The photos are searing. The statistics are staggering. The costs are incalculable. The need for action is clear and present. The abdication of leaders who have the power to act is tragic, and cannot stand.

We speak of 40,000 fires that have raged across the precious Amazon rainforest in Brazil so far this year, and of a criminal failure to respond by President Jair Bolsonaro, a Trumpian populist who once nicknamed himself “captain chainsaw.”

The rainforest is not only home to 1 million people and 3 million species of plants and animals. It is the natural repository of a quarter of the carbon dioxide our planet currently produces. In case you’ve been encased in a block of ice these past two decades, carbon dioxide emissions drive climate change.

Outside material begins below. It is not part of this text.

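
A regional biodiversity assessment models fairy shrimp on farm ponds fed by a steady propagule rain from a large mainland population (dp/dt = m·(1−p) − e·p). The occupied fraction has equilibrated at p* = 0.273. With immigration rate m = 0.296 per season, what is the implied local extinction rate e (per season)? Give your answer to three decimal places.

0.788

At equilibrium m(1−p*) = e·p*, so e = m(1−p*)/p*.
e = 0.296 × 0.7270 / 0.273 = 0.7882.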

Some forest fires are natural; this year brought a dramatic spike, likely brought on by deforestation and Bolsonaro-incited arson, to clear land for cattle ranching. Bolsonaro does worse than yawn; he baselessly calls his critics firestarters, and says his government lacks the resources to put them out.

Recognizing the emergency, other countries’ leaders are using their economic leverage to try to save the Amazon. French President Emmanuel Macron threatens to scuttle a major trade deal.

If the U.S. president had the wisdom to take a break from denigrating Denmark and escalating a trade war with China, he might make a promised U.S.-Brazil free trade deal contingent on swift action to save a vital swath of Earth.

Then again, if Donald Trump had a modicum of wisdom, he wouldn’t be Donald Trump.